Sebab, kebenaran bukanlah semata-mata persoalan kognitif. Kebenaran harus diwujudkan dalam tindakan. Dari sinilah, implikasi keagamaan yang harus diperankan oleh agama dalam kehidupan manusia, termasuk dalam kehidupan mereka pada abad modern ini.

Tidak seorang pun dibenarkan memutlakkan diri akan suatu kebenaran (truth claim), mengkafirkan agama lain (takfiri). Sebagaimana dianut oleh para “pengantin” pelaku bom bunuh diri di Polrestabes Medan, Sumatera Utara (13/11/2019).

Dan peristiwa penghentian paksa upacara doa umat Hindu di Bantul (14/11/2019) juga menjadi potret buruk beragama kita hari ini. Seolah-olah kebenaran hanya miliknya. Padahal hal ini akan berakhir dengan tindakan menyaingi Tuhan.

Sebaliknya masalah-masalah antar manusia harus diselesaikan bersama, melalui proses take and give, mendengar dan mengemukakan pendapat yaitu proses musyawarah.  Konsultasi dan bukan pendiktean, adalah yang secara orisinal diajarkan oleh agama-agama, disebabkan oleh adanya prinsip ketuhanan yang ada pada agama-agama itu.

BACA JUGA  Manifesto Perbedaan Hari Raya Idulfitri, Masih Perlukah Penetapan?

Dalam perkembanganya, meskipun manusia tidak mungkin mengetahui hakikat Tuhan, manusia diperintahkan dan bisa menindakkan untuk bergiat memahami alam, semata yang mungkin. Justru adanya kemampuan berilmu itu yang menjadi dasar penunjukkan manusia menjadi wali pengganti Tuhan di Bumi.

Dalam eskatologi Islam, misalnya mengajarkan bahwa masa depan manusia terbuka, sampai akhirnya manusia bisa mengetahui “tanda-tanda” Tuhan di seluruh cakrawala (makrokosmos) dan dalam diri manusia sendiri (mikrokosmos), yang pengetahuan akan tanda-tanda itu kan mengantar manusia ke pengakuan tulus akan kebenaran Tuhan.

Masa depan beragama kita tentu masih terbuka, lalu apa yang hendak diajukan? Jika agama benar-benar merupakan sesuatu yang vital, tidak hanya bagi perseorangan tapi juga untuk masyarakat, mengutip pendapat Nurcholish Madjid—ia  merupakan suatu way of life yang dapat dirasakan secara mendalam oleh pribadi maupun masyarakat.

Dan sebagaimana sekarang ini pun telah ada masyarakat-masyarakat agama atau jamaah-jamaah, maka demikian pula, agama pada masa mendatang memerlukan organisasi sendiri sabagai rangkanya. Dan akhirnya inilah yang sering hilang pada masa lalu akibat pertentangan antara dasar-dasar religius dan ilmiah.

Masyarakat agama dan kehidupan individual orang-orang agama harus mempunyai suatu hubungan organis dengan masyarakat secara keseluruhan dalam hal yang berkenaan dengan pikiran, moral dan perasaan. Hal itu berarti bahwa keagamaan harus relevan dengan kehidupan nyata, bahwa dunia ini sebenarnya senantiasa berkembang, dalam setiap perkembangan tentu berarti terdapat perubahan.

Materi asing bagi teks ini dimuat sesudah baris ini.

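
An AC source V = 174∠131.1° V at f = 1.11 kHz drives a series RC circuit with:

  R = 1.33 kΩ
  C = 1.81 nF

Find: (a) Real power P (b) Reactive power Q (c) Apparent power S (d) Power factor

Step 1 — Angular frequency: ω = 2π·f = 2π·1110 = 6974 rad/s.
Step 2 — Component impedances:
  R: Z = R = 1330 Ω
  C: Z = 1/(jωC) = -j/(ω·C) = 0 - j7.922e+04 Ω
Step 3 — Series combination: Z_total = R + C = 1330 - j7.922e+04 Ω = 7.923e+04∠-89.0° Ω.
Step 4 — Source phasor: V = 174∠131.1° V = -114.4 + j131.1 V.
Step 5 — Current: I = V / Z = -0.001679 - j0.001416 A = 0.002196∠-139.9° A.
Step 6 — Complex power: S = V·I* = 0.006415 - j0.3821 VA.
Step 7 — Real power: P = Re(S) = 0.006415 W.
Step 8 — Reactive power: Q = Im(S) = -0.3821 VAR.
Step 9 — Apparent power: |S| = 0.3821 VA.
Step 10 — Power factor: PF = P/|S| = 0.01679 (leading).

(a) P = 0.006415 W  (b) Q = -0.3821 VAR  (c) S = 0.3821 VA  (d) PF = 0.01679 (leading)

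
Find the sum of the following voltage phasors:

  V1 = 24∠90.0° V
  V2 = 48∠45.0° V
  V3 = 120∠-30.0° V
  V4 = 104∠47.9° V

Step 1 — Convert each phasor to rectangular form:
  V1 = 24·(cos(90.0°) + j·sin(90.0°)) = 0 + j24 V
  V2 = 48·(cos(45.0°) + j·sin(45.0°)) = 33.94 + j33.94 V
  V3 = 120·(cos(-30.0°) + j·sin(-30.0°)) = 103.9 - j60 V
  V4 = 104·(cos(47.9°) + j·sin(47.9°)) = 69.72 + j77.17 V
Step 2 — Sum components: V_total = 207.6 + j75.11 V.
Step 3 — Convert to polar: |V_total| = 220.8 V, ∠V_total = 19.9°.

V_total = 220.8∠19.9° V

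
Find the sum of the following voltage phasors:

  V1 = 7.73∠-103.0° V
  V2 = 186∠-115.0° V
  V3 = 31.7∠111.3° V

Step 1 — Convert each phasor to rectangular form:
  V1 = 7.73·(cos(-103.0°) + j·sin(-103.0°)) = -1.739 - j7.532 V
  V2 = 186·(cos(-115.0°) + j·sin(-115.0°)) = -78.61 - j168.6 V
  V3 = 31.7·(cos(111.3°) + j·sin(111.3°)) = -11.52 + j29.53 V
Step 2 — Sum components: V_total = -91.86 - j146.6 V.
Step 3 — Convert to polar: |V_total| = 173 V, ∠V_total = -122.1°.

V_total = 173∠-122.1° V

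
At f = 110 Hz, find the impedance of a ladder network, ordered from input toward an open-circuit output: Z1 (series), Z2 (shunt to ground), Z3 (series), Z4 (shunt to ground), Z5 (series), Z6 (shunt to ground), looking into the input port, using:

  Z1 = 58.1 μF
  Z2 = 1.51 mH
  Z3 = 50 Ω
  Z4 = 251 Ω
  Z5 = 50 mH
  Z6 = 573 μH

Step 1 — Angular frequency: ω = 2π·f = 2π·110 = 691.2 rad/s.
Step 2 — Component impedances:
  Z1: Z = 1/(jωC) = -j/(ω·C) = 0 - j24.9 Ω
  Z2: Z = jωL = j·691.2·0.00151 = 0 + j1.044 Ω
  Z3: Z = R = 50 Ω
  Z4: Z = R = 251 Ω
  Z5: Z = jωL = j·691.2·0.05 = 0 + j34.56 Ω
  Z6: Z = jωL = j·691.2·0.000573 = 0 + j0.396 Ω
Step 3 — Ladder network (open output): work backward from the far end, alternating series and parallel combinations. Z_in = 0.01404 - j23.87 Ω = 23.87∠-90.0° Ω.

Z = 0.01404 - j23.87 Ω = 23.87∠-90.0° Ω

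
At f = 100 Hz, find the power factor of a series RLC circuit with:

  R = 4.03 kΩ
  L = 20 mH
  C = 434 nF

Step 1 — Angular frequency: ω = 2π·f = 2π·100 = 628.3 rad/s.
Step 2 — Component impedances:
  R: Z = R = 4030 Ω
  L: Z = jωL = j·628.3·0.02 = 0 + j12.57 Ω
  C: Z = 1/(jωC) = -j/(ω·C) = 0 - j3667 Ω
Step 3 — Series combination: Z_total = R + L + C = 4030 - j3655 Ω = 5440∠-42.2° Ω.
Step 4 — Power factor: PF = cos(φ) = Re(Z)/|Z| = 4030/5440 = 0.7408.
Step 5 — Type: Im(Z) = -3655 ⇒ leading (phase φ = -42.2°).

PF = 0.7408 (leading, φ = -42.2°)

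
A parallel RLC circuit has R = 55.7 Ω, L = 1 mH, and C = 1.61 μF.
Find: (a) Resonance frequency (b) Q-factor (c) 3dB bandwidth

Step 1 — Resonance: ω₀ = 1/√(LC) = 1/√(0.001·1.61e-06) = 2.492e+04 rad/s.
Step 2 — f₀ = ω₀/(2π) = 3966 Hz.
Step 3 — Parallel Q: Q = R/(ω₀L) = 55.7/(2.492e+04·0.001) = 2.235.
Step 4 — Bandwidth: Δω = ω₀/Q = 1.115e+04 rad/s; BW = Δω/(2π) = 1775 Hz.

(a) f₀ = 3966 Hz  (b) Q = 2.235  (c) BW = 1775 Hz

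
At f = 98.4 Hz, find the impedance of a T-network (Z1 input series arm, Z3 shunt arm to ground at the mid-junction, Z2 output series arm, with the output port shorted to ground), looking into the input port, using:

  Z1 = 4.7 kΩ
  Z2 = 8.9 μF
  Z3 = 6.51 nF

Step 1 — Angular frequency: ω = 2π·f = 2π·98.4 = 618.3 rad/s.
Step 2 — Component impedances:
  Z1: Z = R = 4700 Ω
  Z2: Z = 1/(jωC) = -j/(ω·C) = 0 - j181.7 Ω
  Z3: Z = 1/(jωC) = -j/(ω·C) = 0 - j2.485e+05 Ω
Step 3 — With the output port shorted to ground, the output series arm Z2 runs from the junction to ground; the shunt arm Z3 also runs from the junction to ground. They appear in parallel: Z3 || Z2 = 0 - j181.6 Ω.
Step 4 — Series with input arm Z1: Z_in = Z1 + (Z3 || Z2) = 4700 - j181.6 Ω = 4704∠-2.2° Ω.

Z = 4700 - j181.6 Ω = 4704∠-2.2° Ω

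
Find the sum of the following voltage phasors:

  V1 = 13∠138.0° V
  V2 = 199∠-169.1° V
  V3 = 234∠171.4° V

Step 1 — Convert each phasor to rectangular form:
  V1 = 13·(cos(138.0°) + j·sin(138.0°)) = -9.661 + j8.699 V
  V2 = 199·(cos(-169.1°) + j·sin(-169.1°)) = -195.4 - j37.63 V
  V3 = 234·(cos(171.4°) + j·sin(171.4°)) = -231.4 + j34.99 V
Step 2 — Sum components: V_total = -436.4 + j6.06 V.
Step 3 — Convert to polar: |V_total| = 436.5 V, ∠V_total = 179.2°.

V_total = 436.5∠179.2° V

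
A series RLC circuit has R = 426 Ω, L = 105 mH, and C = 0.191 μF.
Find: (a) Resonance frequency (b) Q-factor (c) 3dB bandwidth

Step 1 — Resonance: ω₀ = 1/√(LC) = 1/√(0.105·1.91e-07) = 7061 rad/s.
Step 2 — f₀ = ω₀/(2π) = 1124 Hz.
Step 3 — Series Q: Q = ω₀L/R = 7061·0.105/426 = 1.74.
Step 4 — Bandwidth: Δω = ω₀/Q = 4057 rad/s; BW = Δω/(2π) = 645.7 Hz.

(a) f₀ = 1124 Hz  (b) Q = 1.74  (c) BW = 645.7 Hz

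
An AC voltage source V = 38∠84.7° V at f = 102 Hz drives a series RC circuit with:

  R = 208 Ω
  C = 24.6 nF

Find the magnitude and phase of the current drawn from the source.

Step 1 — Angular frequency: ω = 2π·f = 2π·102 = 640.9 rad/s.
Step 2 — Component impedances:
  R: Z = R = 208 Ω
  C: Z = 1/(jωC) = -j/(ω·C) = 0 - j6.343e+04 Ω
Step 3 — Series combination: Z_total = R + C = 208 - j6.343e+04 Ω = 6.343e+04∠-89.8° Ω.
Step 4 — Source phasor: V = 38∠84.7° V = 3.51 + j37.84 V.
Step 5 — Ohm's law: I = V / Z_total = (3.51 + j37.84) / (208 - j6.343e+04) = -0.0005963 + j5.729e-05 A.
Step 6 — Convert to polar: |I| = 0.0005991 A, ∠I = 174.5°.

I = 0.0005991∠174.5° A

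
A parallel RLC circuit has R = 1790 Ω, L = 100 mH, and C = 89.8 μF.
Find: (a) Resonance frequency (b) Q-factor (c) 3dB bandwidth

Step 1 — Resonance: ω₀ = 1/√(LC) = 1/√(0.1·8.98e-05) = 333.7 rad/s.
Step 2 — f₀ = ω₀/(2π) = 53.11 Hz.
Step 3 — Parallel Q: Q = R/(ω₀L) = 1790/(333.7·0.1) = 53.64.
Step 4 — Bandwidth: Δω = ω₀/Q = 6.221 rad/s; BW = Δω/(2π) = 0.9901 Hz.

(a) f₀ = 53.11 Hz  (b) Q = 53.64  (c) BW = 0.9901 Hz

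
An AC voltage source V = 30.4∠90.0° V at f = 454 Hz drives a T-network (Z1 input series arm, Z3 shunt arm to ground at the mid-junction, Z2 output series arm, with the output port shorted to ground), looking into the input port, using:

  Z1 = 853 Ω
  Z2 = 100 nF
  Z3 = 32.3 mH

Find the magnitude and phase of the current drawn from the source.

Step 1 — Angular frequency: ω = 2π·f = 2π·454 = 2853 rad/s.
Step 2 — Component impedances:
  Z1: Z = R = 853 Ω
  Z2: Z = 1/(jωC) = -j/(ω·C) = 0 - j3506 Ω
  Z3: Z = jωL = j·2853·0.0323 = 0 + j92.14 Ω
Step 3 — With the output port shorted to ground, the output series arm Z2 runs from the junction to ground; the shunt arm Z3 also runs from the junction to ground. They appear in parallel: Z3 || Z2 = 0 + j94.62 Ω.
Step 4 — Series with input arm Z1: Z_in = Z1 + (Z3 || Z2) = 853 + j94.62 Ω = 858.2∠6.3° Ω.
Step 5 — Source phasor: V = 30.4∠90.0° V = 0 + j30.4 V.
Step 6 — Ohm's law: I = V / Z_total = (0 + j30.4) / (853 + j94.62) = 0.003905 + j0.03521 A.
Step 7 — Convert to polar: |I| = 0.03542 A, ∠I = 83.7°.

I = 0.03542∠83.7° A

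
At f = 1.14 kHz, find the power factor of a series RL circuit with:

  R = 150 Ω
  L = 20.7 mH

Step 1 — Angular frequency: ω = 2π·f = 2π·1140 = 7163 rad/s.
Step 2 — Component impedances:
  R: Z = R = 150 Ω
  L: Z = jωL = j·7163·0.0207 = 0 + j148.3 Ω
Step 3 — Series combination: Z_total = R + L = 150 + j148.3 Ω = 210.9∠44.7° Ω.
Step 4 — Power factor: PF = cos(φ) = Re(Z)/|Z| = 150/210.9 = 0.7112.
Step 5 — Type: Im(Z) = 148.3 ⇒ lagging (phase φ = 44.7°).

PF = 0.7112 (lagging, φ = 44.7°)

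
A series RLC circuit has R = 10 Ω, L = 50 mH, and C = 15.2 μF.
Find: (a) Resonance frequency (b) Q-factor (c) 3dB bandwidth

Step 1 — Resonance: ω₀ = 1/√(LC) = 1/√(0.05·1.52e-05) = 1147 rad/s.
Step 2 — f₀ = ω₀/(2π) = 182.6 Hz.
Step 3 — Series Q: Q = ω₀L/R = 1147·0.05/10 = 5.735.
Step 4 — Bandwidth: Δω = ω₀/Q = 200 rad/s; BW = Δω/(2π) = 31.83 Hz.

(a) f₀ = 182.6 Hz  (b) Q = 5.735  (c) BW = 31.83 Hz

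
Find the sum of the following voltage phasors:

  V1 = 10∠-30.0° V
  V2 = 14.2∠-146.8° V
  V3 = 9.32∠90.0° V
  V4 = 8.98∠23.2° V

Step 1 — Convert each phasor to rectangular form:
  V1 = 10·(cos(-30.0°) + j·sin(-30.0°)) = 8.66 - j5 V
  V2 = 14.2·(cos(-146.8°) + j·sin(-146.8°)) = -11.88 - j7.775 V
  V3 = 9.32·(cos(90.0°) + j·sin(90.0°)) = 0 + j9.32 V
  V4 = 8.98·(cos(23.2°) + j·sin(23.2°)) = 8.254 + j3.538 V
Step 2 — Sum components: V_total = 5.032 + j0.0822 V.
Step 3 — Convert to polar: |V_total| = 5.033 V, ∠V_total = 0.9°.

V_total = 5.033∠0.9° V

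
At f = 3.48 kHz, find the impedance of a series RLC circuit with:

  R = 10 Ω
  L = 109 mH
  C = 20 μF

Step 1 — Angular frequency: ω = 2π·f = 2π·3480 = 2.187e+04 rad/s.
Step 2 — Component impedances:
  R: Z = R = 10 Ω
  L: Z = jωL = j·2.187e+04·0.109 = 0 + j2383 Ω
  C: Z = 1/(jωC) = -j/(ω·C) = 0 - j2.287 Ω
Step 3 — Series combination: Z_total = R + L + C = 10 + j2381 Ω = 2381∠89.8° Ω.

Z = 10 + j2381 Ω = 2381∠89.8° Ω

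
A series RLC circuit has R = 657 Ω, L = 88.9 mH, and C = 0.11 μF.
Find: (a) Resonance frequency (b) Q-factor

Step 1 — Resonance condition Im(Z)=0 gives ω₀ = 1/√(LC).
Step 2 — ω₀ = 1/√(0.0889·1.1e-07) = 1.011e+04 rad/s.
Step 3 — f₀ = ω₀/(2π) = 1609 Hz.
Step 4 — Series Q: Q = ω₀L/R = 1.011e+04·0.0889/657 = 1.368.

(a) f₀ = 1609 Hz  (b) Q = 1.368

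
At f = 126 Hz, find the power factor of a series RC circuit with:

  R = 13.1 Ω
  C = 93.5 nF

Step 1 — Angular frequency: ω = 2π·f = 2π·126 = 791.7 rad/s.
Step 2 — Component impedances:
  R: Z = R = 13.1 Ω
  C: Z = 1/(jωC) = -j/(ω·C) = 0 - j1.351e+04 Ω
Step 3 — Series combination: Z_total = R + C = 13.1 - j1.351e+04 Ω = 1.351e+04∠-89.9° Ω.
Step 4 — Power factor: PF = cos(φ) = Re(Z)/|Z| = 13.1/1.351e+04 = 0.0009697.
Step 5 — Type: Im(Z) = -1.351e+04 ⇒ leading (phase φ = -89.9°).

PF = 0.0009697 (leading, φ = -89.9°)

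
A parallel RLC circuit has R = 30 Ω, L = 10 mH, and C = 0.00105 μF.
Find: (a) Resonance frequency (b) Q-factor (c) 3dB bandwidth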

Agama harus mampu menampung perubahan masyarakat (social change). Maka penting untuk dicatat bahwa agama diciptakan untuk manusia dan kemaslahatannya. Idealnya beragama itu menciptakan kedamaian bukan kekerasan. Peringatan Hari Toleransi Internasional yang jatuh pada tanggal 16 November 2019 adalah momentum yang baik untuk menanamkan pada diri kita masing-masing bahwa beragama berarti juga kesediaan untuk hidup, bergaul, dan bekerja sama membangun bangsa ini menjadi lebik baik dan semakin toleran.